As well as being a fine and versatile writer, Wilding has been one of the great encouragers of Australian nonfiction and fiction. Indeed, although I did not know it until recently, he and Jacobson were both instrumental in getting my Grafton Everest entertainments off the ground. I have Wilding to thank for persuading Hale & Iremonger to publish my first campus novel, ‘Pushed from the Wings’.

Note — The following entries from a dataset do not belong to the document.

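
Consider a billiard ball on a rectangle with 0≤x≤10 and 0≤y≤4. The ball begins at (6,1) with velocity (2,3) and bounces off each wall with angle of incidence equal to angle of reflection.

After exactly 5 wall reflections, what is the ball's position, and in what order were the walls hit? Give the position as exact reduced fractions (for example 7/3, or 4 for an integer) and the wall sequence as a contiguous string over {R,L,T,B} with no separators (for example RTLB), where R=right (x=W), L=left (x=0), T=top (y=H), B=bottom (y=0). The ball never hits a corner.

Final position: (4,0)
Wall sequence: TRBTB

1. t=1 → T at (8,4); v=(2,-3)
2. t=1 → R at (10,1); v=(-2,-3)
3. t=1/3 → B at (28/3,0); v=(-2,3)
4. t=4/3 → T at (20/3,4); v=(-2,-3)
5. t=4/3 → B at (4,0); v=(-2,3)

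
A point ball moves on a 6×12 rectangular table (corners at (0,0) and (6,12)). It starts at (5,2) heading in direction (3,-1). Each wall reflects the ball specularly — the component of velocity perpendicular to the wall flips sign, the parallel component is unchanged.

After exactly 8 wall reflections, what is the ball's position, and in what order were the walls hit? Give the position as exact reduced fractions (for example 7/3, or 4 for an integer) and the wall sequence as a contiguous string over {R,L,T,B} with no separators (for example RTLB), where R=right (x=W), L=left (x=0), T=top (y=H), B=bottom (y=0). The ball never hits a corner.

Final position: (6,31/3)
Wall sequence: RBLRLRLR

1. t=1/3 → R at (6,5/3); v=(-3,-1)
2. t=5/3 → B at (1,0); v=(-3,1)
3. t=1/3 → L at (0,1/3); v=(3,1)
4. t=2 → R at (6,7/3); v=(-3,1)
5. t=2 → L at (0,13/3); v=(3,1)
6. t=2 → R at (6,19/3); v=(-3,1)
7. t=2 → L at (0,25/3); v=(3,1)
8. t=2 → R at (6,31/3); v=(-3,1)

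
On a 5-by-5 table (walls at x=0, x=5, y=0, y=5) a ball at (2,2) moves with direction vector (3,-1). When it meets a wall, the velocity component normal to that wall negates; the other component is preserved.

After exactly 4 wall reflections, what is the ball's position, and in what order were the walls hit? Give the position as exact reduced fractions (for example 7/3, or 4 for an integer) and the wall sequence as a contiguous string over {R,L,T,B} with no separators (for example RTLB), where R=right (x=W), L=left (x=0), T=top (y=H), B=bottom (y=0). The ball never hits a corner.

Final position: (5,7/3)
Wall sequence: RBLR

1. t=1 → R at (5,1); v=(-3,-1)
2. t=1 → B at (2,0); v=(-3,1)
3. t=2/3 → L at (0,2/3); v=(3,1)
4. t=5/3 → R at (5,7/3); v=(-3,1)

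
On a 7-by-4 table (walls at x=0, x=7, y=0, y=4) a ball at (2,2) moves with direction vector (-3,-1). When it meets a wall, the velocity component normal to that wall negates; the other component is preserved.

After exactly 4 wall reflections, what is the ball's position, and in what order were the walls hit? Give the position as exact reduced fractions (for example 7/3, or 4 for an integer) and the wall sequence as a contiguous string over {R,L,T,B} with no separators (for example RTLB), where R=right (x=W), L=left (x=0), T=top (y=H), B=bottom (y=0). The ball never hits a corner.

1. t=2/3 → L at (0,4/3); v=(3,-1)
2. t=4/3 → B at (4,0); v=(3,1)
3. t=1 → R at (7,1); v=(-3,1)
4. t=7/3 → L at (0,10/3); v=(3,1)

Final position: (0,10/3)
Wall sequence: LBRL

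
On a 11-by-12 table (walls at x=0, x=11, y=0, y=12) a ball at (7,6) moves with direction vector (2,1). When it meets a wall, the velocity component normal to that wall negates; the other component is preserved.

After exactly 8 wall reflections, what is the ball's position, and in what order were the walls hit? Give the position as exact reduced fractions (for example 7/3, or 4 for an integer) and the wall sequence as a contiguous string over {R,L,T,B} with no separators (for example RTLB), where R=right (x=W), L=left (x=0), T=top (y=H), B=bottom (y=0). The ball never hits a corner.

1. t=2 → R at (11,8); v=(-2,1)
2. t=4 → T at (3,12); v=(-2,-1)
3. t=3/2 → L at (0,21/2); v=(2,-1)
4. t=11/2 → R at (11,5); v=(-2,-1)
5. t=5 → B at (1,0); v=(-2,1)
6. t=1/2 → L at (0,1/2); v=(2,1)
7. t=11/2 → R at (11,6); v=(-2,1)
8. t=11/2 → L at (0,23/2); v=(2,1)

Final position: (0,23/2)
Wall sequence: RTLRBLRL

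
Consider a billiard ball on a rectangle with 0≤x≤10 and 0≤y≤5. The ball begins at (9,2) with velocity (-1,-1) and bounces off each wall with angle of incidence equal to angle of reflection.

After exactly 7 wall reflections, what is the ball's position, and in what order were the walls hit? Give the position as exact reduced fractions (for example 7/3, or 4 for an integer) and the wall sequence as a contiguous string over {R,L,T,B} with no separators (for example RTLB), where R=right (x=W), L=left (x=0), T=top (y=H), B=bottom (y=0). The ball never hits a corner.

Final position: (7,0)
Wall sequence: BTLBTRB

1. t=2 → B at (7,0); v=(-1,1)
2. t=5 → T at (2,5); v=(-1,-1)
3. t=2 → L at (0,3); v=(1,-1)
4. t=3 → B at (3,0); v=(1,1)
5. t=5 → T at (8,5); v=(1,-1)
6. t=2 → R at (10,3); v=(-1,-1)
7. t=3 → B at (7,0); v=(-1,1)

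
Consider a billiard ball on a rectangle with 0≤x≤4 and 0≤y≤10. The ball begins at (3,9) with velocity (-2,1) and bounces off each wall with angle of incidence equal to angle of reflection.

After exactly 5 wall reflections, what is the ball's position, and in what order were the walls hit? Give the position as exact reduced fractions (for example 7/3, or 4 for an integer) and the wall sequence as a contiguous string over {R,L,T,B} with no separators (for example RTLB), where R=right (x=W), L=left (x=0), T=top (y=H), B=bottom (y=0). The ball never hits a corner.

Final position: (4,7/2)
Wall sequence: TLRLR

1. t=1 → T at (1,10); v=(-2,-1)
2. t=1/2 → L at (0,19/2); v=(2,-1)
3. t=2 → R at (4,15/2); v=(-2,-1)
4. t=2 → L at (0,11/2); v=(2,-1)
5. t=2 → R at (4,7/2); v=(-2,-1)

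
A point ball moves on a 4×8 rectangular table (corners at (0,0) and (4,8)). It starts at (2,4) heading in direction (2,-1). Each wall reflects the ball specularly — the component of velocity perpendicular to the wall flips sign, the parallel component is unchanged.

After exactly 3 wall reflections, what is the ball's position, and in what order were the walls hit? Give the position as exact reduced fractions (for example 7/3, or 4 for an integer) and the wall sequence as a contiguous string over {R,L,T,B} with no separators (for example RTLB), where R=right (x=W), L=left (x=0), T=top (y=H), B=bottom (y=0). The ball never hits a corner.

Final position: (2,0)
Wall sequence: RLB

1. t=1 → R at (4,3); v=(-2,-1)
2. t=2 → L at (0,1); v=(2,-1)
3. t=1 → B at (2,0); v=(2,1)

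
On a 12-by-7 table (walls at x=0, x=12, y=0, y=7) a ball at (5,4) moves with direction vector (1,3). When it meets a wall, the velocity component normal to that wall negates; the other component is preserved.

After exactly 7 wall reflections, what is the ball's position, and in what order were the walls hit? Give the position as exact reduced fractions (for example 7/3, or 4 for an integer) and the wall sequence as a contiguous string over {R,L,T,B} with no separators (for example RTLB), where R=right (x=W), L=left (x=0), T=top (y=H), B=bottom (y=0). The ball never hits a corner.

1. t=1 → T at (6,7); v=(1,-3)
2. t=7/3 → B at (25/3,0); v=(1,3)
3. t=7/3 → T at (32/3,7); v=(1,-3)
4. t=4/3 → R at (12,3); v=(-1,-3)
5. t=1 → B at (11,0); v=(-1,3)
6. t=7/3 → T at (26/3,7); v=(-1,-3)
7. t=7/3 → B at (19/3,0); v=(-1,3)

Final position: (19/3,0)
Wall sequence: TBTRBTB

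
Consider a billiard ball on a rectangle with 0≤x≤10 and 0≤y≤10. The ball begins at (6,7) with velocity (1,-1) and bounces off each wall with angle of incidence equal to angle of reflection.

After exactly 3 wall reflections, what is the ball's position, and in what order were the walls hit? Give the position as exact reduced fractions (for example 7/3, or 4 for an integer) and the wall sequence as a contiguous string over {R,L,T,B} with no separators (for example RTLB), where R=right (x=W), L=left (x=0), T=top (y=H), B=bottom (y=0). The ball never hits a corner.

Final position: (0,7)
Wall sequence: RBL

1. t=4 → R at (10,3); v=(-1,-1)
2. t=3 → B at (7,0); v=(-1,1)
3. t=7 → L at (0,7); v=(1,1)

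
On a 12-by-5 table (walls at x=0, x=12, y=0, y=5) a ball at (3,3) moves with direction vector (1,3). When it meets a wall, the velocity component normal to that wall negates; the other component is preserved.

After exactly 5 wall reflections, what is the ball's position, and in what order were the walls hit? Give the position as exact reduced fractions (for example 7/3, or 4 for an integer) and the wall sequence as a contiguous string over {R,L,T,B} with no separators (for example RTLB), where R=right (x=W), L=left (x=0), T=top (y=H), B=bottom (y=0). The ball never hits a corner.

Final position: (31/3,5)
Wall sequence: TBTBT

1. t=2/3 → T at (11/3,5); v=(1,-3)
2. t=5/3 → B at (16/3,0); v=(1,3)
3. t=5/3 → T at (7,5); v=(1,-3)
4. t=5/3 → B at (26/3,0); v=(1,3)
5. t=5/3 → T at (31/3,5); v=(1,-3)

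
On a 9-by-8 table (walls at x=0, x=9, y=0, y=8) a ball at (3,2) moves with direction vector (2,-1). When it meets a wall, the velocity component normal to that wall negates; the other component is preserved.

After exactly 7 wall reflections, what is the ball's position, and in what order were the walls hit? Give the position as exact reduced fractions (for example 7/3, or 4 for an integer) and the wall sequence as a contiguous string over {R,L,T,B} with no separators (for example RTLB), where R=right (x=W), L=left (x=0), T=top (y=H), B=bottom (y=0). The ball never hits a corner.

1. t=2 → B at (7,0); v=(2,1)
2. t=1 → R at (9,1); v=(-2,1)
3. t=9/2 → L at (0,11/2); v=(2,1)
4. t=5/2 → T at (5,8); v=(2,-1)
5. t=2 → R at (9,6); v=(-2,-1)
6. t=9/2 → L at (0,3/2); v=(2,-1)
7. t=3/2 → B at (3,0); v=(2,1)

Final position: (3,0)
Wall sequence: BRLTRLB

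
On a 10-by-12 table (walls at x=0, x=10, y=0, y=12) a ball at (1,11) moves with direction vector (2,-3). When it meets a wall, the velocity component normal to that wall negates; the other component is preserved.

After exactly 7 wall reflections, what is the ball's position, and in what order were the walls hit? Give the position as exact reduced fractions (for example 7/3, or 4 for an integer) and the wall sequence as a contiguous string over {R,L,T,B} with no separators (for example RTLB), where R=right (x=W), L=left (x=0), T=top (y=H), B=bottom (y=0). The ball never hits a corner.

1. t=11/3 → B at (25/3,0); v=(2,3)
2. t=5/6 → R at (10,5/2); v=(-2,3)
3. t=19/6 → T at (11/3,12); v=(-2,-3)
4. t=11/6 → L at (0,13/2); v=(2,-3)
5. t=13/6 → B at (13/3,0); v=(2,3)
6. t=17/6 → R at (10,17/2); v=(-2,3)
7. t=7/6 → T at (23/3,12); v=(-2,-3)

Final position: (23/3,12)
Wall sequence: BRTLBRT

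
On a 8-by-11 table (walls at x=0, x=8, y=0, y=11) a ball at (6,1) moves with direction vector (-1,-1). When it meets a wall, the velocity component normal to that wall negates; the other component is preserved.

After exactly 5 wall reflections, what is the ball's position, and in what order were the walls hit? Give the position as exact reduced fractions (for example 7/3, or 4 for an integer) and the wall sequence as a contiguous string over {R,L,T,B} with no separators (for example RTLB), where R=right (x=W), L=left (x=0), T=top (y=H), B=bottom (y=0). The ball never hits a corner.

Final position: (0,1)
Wall sequence: BLTRL

1. t=1 → B at (5,0); v=(-1,1)
2. t=5 → L at (0,5); v=(1,1)
3. t=6 → T at (6,11); v=(1,-1)
4. t=2 → R at (8,9); v=(-1,-1)
5. t=8 → L at (0,1); v=(1,-1)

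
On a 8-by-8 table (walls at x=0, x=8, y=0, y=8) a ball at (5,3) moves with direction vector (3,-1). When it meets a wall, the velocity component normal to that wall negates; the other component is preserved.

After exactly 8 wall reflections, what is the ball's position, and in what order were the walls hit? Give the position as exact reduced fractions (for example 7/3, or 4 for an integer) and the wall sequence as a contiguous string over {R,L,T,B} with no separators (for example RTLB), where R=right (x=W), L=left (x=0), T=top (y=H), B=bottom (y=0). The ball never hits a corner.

Final position: (0,14/3)
Wall sequence: RBLRLTRL

1. t=1 → R at (8,2); v=(-3,-1)
2. t=2 → B at (2,0); v=(-3,1)
3. t=2/3 → L at (0,2/3); v=(3,1)
4. t=8/3 → R at (8,10/3); v=(-3,1)
5. t=8/3 → L at (0,6); v=(3,1)
6. t=2 → T at (6,8); v=(3,-1)
7. t=2/3 → R at (8,22/3); v=(-3,-1)
8. t=8/3 → L at (0,14/3); v=(3,-1)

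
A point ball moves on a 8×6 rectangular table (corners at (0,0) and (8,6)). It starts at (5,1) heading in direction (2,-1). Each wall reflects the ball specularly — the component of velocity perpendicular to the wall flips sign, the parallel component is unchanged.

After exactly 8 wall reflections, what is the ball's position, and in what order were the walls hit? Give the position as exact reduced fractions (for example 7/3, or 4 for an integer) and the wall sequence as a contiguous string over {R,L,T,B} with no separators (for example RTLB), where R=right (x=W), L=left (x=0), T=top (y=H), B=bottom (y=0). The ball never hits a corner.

1. t=1 → B at (7,0); v=(2,1)
2. t=1/2 → R at (8,1/2); v=(-2,1)
3. t=4 → L at (0,9/2); v=(2,1)
4. t=3/2 → T at (3,6); v=(2,-1)
5. t=5/2 → R at (8,7/2); v=(-2,-1)
6. t=7/2 → B at (1,0); v=(-2,1)
7. t=1/2 → L at (0,1/2); v=(2,1)
8. t=4 → R at (8,9/2); v=(-2,1)

Final position: (8,9/2)
Wall sequence: BRLTRBLR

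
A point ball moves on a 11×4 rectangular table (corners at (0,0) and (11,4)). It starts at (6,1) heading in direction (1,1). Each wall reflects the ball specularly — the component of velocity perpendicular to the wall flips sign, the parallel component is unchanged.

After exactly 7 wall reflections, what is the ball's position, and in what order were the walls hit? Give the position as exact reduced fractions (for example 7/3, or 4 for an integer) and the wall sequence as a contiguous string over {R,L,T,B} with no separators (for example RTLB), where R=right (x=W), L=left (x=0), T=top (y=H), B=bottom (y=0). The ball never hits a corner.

Final position: (3,4)
Wall sequence: TRBTBLT

1. t=3 → T at (9,4); v=(1,-1)
2. t=2 → R at (11,2); v=(-1,-1)
3. t=2 → B at (9,0); v=(-1,1)
4. t=4 → T at (5,4); v=(-1,-1)
5. t=4 → B at (1,0); v=(-1,1)
6. t=1 → L at (0,1); v=(1,1)
7. t=3 → T at (3,4); v=(1,-1)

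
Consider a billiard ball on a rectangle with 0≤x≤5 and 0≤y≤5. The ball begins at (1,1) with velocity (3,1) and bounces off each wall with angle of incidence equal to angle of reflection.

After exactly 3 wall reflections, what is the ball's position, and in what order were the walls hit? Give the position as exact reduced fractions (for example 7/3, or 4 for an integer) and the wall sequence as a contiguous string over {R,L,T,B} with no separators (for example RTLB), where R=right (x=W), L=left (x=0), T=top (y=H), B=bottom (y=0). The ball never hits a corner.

Final position: (3,5)
Wall sequence: RLT

1. t=4/3 → R at (5,7/3); v=(-3,1)
2. t=5/3 → L at (0,4); v=(3,1)
3. t=1 → T at (3,5); v=(3,-1)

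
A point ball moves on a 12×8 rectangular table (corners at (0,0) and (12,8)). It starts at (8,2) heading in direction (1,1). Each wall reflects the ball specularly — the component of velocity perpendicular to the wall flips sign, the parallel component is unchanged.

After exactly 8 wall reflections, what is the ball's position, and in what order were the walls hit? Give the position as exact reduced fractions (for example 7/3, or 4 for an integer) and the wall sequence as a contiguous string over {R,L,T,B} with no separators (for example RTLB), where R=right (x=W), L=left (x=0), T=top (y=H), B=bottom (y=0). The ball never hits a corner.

Final position: (2,8)
Wall sequence: RTBLTRBT

1. t=4 → R at (12,6); v=(-1,1)
2. t=2 → T at (10,8); v=(-1,-1)
3. t=8 → B at (2,0); v=(-1,1)
4. t=2 → L at (0,2); v=(1,1)
5. t=6 → T at (6,8); v=(1,-1)
6. t=6 → R at (12,2); v=(-1,-1)
7. t=2 → B at (10,0); v=(-1,1)
8. t=8 → T at (2,8); v=(-1,-1)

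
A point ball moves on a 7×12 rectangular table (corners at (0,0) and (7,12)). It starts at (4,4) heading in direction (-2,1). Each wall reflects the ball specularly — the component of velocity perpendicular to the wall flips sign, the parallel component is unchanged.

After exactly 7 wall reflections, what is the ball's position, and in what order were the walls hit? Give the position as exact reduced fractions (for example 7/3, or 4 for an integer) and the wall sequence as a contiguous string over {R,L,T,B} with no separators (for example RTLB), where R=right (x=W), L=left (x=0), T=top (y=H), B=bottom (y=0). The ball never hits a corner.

1. t=2 → L at (0,6); v=(2,1)
2. t=7/2 → R at (7,19/2); v=(-2,1)
3. t=5/2 → T at (2,12); v=(-2,-1)
4. t=1 → L at (0,11); v=(2,-1)
5. t=7/2 → R at (7,15/2); v=(-2,-1)
6. t=7/2 → L at (0,4); v=(2,-1)
7. t=7/2 → R at (7,1/2); v=(-2,-1)

Final position: (7,1/2)
Wall sequence: LRTLRLR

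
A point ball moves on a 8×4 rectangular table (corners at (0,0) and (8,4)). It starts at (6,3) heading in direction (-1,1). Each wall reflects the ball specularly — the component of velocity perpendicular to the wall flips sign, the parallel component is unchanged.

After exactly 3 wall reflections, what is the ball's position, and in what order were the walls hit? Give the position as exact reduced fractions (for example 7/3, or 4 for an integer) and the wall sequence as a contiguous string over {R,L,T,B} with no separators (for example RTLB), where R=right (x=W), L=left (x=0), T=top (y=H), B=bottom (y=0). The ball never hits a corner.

1. t=1 → T at (5,4); v=(-1,-1)
2. t=4 → B at (1,0); v=(-1,1)
3. t=1 → L at (0,1); v=(1,1)

Final position: (0,1)
Wall sequence: TBL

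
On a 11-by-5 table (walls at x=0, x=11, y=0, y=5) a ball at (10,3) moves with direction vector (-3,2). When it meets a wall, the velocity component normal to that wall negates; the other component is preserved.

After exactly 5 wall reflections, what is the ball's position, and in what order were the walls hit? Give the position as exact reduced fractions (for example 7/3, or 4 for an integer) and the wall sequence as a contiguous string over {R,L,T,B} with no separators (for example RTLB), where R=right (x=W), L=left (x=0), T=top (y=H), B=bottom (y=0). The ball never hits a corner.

Final position: (11,3)
Wall sequence: TLBTR

1. t=1 → T at (7,5); v=(-3,-2)
2. t=7/3 → L at (0,1/3); v=(3,-2)
3. t=1/6 → B at (1/2,0); v=(3,2)
4. t=5/2 → T at (8,5); v=(3,-2)
5. t=1 → R at (11,3); v=(-3,-2)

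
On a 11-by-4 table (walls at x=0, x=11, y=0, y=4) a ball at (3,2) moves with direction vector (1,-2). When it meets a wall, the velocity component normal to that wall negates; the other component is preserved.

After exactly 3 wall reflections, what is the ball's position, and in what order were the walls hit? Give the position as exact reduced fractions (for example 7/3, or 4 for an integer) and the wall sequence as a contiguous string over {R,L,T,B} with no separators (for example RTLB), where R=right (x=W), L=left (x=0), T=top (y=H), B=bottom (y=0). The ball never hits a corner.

1. t=1 → B at (4,0); v=(1,2)
2. t=2 → T at (6,4); v=(1,-2)
3. t=2 → B at (8,0); v=(1,2)

Final position: (8,0)
Wall sequence: BTB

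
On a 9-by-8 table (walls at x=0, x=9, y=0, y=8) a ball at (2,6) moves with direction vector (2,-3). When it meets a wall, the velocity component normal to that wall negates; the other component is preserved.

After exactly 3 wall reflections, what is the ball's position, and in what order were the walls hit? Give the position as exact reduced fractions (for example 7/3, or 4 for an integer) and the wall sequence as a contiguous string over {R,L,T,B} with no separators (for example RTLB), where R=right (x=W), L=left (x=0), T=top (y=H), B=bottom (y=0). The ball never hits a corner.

Final position: (20/3,8)
Wall sequence: BRT

1. t=2 → B at (6,0); v=(2,3)
2. t=3/2 → R at (9,9/2); v=(-2,3)
3. t=7/6 → T at (20/3,8); v=(-2,-3)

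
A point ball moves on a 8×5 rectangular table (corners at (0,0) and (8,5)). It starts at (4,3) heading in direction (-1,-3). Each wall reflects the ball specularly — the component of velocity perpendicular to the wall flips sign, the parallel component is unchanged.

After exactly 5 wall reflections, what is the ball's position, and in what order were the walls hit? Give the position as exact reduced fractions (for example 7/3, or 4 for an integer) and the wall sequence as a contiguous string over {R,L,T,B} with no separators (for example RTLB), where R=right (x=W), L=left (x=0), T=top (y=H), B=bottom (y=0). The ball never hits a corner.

1. t=1 → B at (3,0); v=(-1,3)
2. t=5/3 → T at (4/3,5); v=(-1,-3)
3. t=4/3 → L at (0,1); v=(1,-3)
4. t=1/3 → B at (1/3,0); v=(1,3)
5. t=5/3 → T at (2,5); v=(1,-3)

Final position: (2,5)
Wall sequence: BTLBT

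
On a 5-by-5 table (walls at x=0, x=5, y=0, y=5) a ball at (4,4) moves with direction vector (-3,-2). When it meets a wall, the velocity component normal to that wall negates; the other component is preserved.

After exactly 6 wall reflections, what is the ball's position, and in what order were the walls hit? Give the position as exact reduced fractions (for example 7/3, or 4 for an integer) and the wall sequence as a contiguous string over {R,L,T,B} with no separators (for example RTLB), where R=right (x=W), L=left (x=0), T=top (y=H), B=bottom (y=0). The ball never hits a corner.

1. t=4/3 → L at (0,4/3); v=(3,-2)
2. t=2/3 → B at (2,0); v=(3,2)
3. t=1 → R at (5,2); v=(-3,2)
4. t=3/2 → T at (1/2,5); v=(-3,-2)
5. t=1/6 → L at (0,14/3); v=(3,-2)
6. t=5/3 → R at (5,4/3); v=(-3,-2)

Final position: (5,4/3)
Wall sequence: LBRTLR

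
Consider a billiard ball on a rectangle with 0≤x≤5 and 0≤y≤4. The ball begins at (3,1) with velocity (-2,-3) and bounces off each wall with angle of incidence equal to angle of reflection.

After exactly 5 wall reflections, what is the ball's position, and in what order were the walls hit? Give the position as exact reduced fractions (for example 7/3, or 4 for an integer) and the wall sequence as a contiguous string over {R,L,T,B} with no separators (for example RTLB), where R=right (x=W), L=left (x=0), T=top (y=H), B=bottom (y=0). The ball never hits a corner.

1. t=1/3 → B at (7/3,0); v=(-2,3)
2. t=7/6 → L at (0,7/2); v=(2,3)
3. t=1/6 → T at (1/3,4); v=(2,-3)
4. t=4/3 → B at (3,0); v=(2,3)
5. t=1 → R at (5,3); v=(-2,3)

Final position: (5,3)
Wall sequence: BLTBR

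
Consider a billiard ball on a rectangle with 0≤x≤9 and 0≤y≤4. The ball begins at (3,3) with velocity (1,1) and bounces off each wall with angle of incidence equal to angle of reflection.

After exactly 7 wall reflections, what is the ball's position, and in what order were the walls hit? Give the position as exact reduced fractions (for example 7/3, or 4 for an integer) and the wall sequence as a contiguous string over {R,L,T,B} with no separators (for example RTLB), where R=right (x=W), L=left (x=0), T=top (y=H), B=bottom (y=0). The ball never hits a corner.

Final position: (2,4)
Wall sequence: TBRTBLT

1. t=1 → T at (4,4); v=(1,-1)
2. t=4 → B at (8,0); v=(1,1)
3. t=1 → R at (9,1); v=(-1,1)
4. t=3 → T at (6,4); v=(-1,-1)
5. t=4 → B at (2,0); v=(-1,1)
6. t=2 → L at (0,2); v=(1,1)
7. t=2 → T at (2,4); v=(1,-1)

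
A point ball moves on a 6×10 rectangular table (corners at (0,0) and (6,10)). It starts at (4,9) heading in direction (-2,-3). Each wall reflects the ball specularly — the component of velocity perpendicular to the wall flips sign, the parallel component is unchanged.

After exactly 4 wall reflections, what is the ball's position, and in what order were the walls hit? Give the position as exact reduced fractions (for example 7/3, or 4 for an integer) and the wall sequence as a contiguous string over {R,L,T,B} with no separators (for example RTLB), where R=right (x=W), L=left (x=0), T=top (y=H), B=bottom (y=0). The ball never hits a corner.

1. t=2 → L at (0,3); v=(2,-3)
2. t=1 → B at (2,0); v=(2,3)
3. t=2 → R at (6,6); v=(-2,3)
4. t=4/3 → T at (10/3,10); v=(-2,-3)

Final position: (10/3,10)
Wall sequence: LBRT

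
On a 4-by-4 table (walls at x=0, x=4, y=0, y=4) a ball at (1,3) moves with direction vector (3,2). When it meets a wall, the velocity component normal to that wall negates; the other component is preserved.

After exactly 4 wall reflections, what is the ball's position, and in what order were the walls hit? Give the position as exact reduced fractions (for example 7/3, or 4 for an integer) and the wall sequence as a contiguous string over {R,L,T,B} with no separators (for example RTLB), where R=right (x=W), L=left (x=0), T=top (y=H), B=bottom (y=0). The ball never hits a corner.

Final position: (1/2,0)
Wall sequence: TRLB

1. t=1/2 → T at (5/2,4); v=(3,-2)
2. t=1/2 → R at (4,3); v=(-3,-2)
3. t=4/3 → L at (0,1/3); v=(3,-2)
4. t=1/6 → B at (1/2,0); v=(3,2)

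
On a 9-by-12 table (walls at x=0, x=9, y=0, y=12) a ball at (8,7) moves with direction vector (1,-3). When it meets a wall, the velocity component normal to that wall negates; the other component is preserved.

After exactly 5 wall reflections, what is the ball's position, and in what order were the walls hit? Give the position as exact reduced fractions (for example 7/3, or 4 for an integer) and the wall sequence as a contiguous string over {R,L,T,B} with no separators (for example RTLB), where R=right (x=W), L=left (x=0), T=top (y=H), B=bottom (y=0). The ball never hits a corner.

1. t=1 → R at (9,4); v=(-1,-3)
2. t=4/3 → B at (23/3,0); v=(-1,3)
3. t=4 → T at (11/3,12); v=(-1,-3)
4. t=11/3 → L at (0,1); v=(1,-3)
5. t=1/3 → B at (1/3,0); v=(1,3)

Final position: (1/3,0)
Wall sequence: RBTLB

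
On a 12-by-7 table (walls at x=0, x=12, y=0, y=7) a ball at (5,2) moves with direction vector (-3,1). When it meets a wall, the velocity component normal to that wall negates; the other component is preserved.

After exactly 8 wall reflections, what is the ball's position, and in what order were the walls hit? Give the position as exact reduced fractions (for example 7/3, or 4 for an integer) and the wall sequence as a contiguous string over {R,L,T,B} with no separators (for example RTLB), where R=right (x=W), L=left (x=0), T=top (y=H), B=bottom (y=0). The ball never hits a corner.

1. t=5/3 → L at (0,11/3); v=(3,1)
2. t=10/3 → T at (10,7); v=(3,-1)
3. t=2/3 → R at (12,19/3); v=(-3,-1)
4. t=4 → L at (0,7/3); v=(3,-1)
5. t=7/3 → B at (7,0); v=(3,1)
6. t=5/3 → R at (12,5/3); v=(-3,1)
7. t=4 → L at (0,17/3); v=(3,1)
8. t=4/3 → T at (4,7); v=(3,-1)

Final position: (4,7)
Wall sequence: LTRLBRLT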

Not all writers are so generous to other writers, but let me return the favour by recommending this book and saying that as a scholar and writer, Wilding is extraordinarily prolific and deeply amusing. Reading Wilding’s memoir, it becomes clear that, in his campus satires, especially the raucous ‘Academia Nuts’, he is influenced by PG Wodehouse and Evelyn Waugh. One could not have better literary mentors.
Ross Fitzgerald, emeritus professor of history and politics at Griffith University, is the author of 39 books,including the co-authored sexual/political satire ‘Going Out Backwards: A Grafton Everest Adventure’, published by Hybrid in Melbourne.
The Weekend Australian, April 9-10, 2016, review, Books, pp 20-21.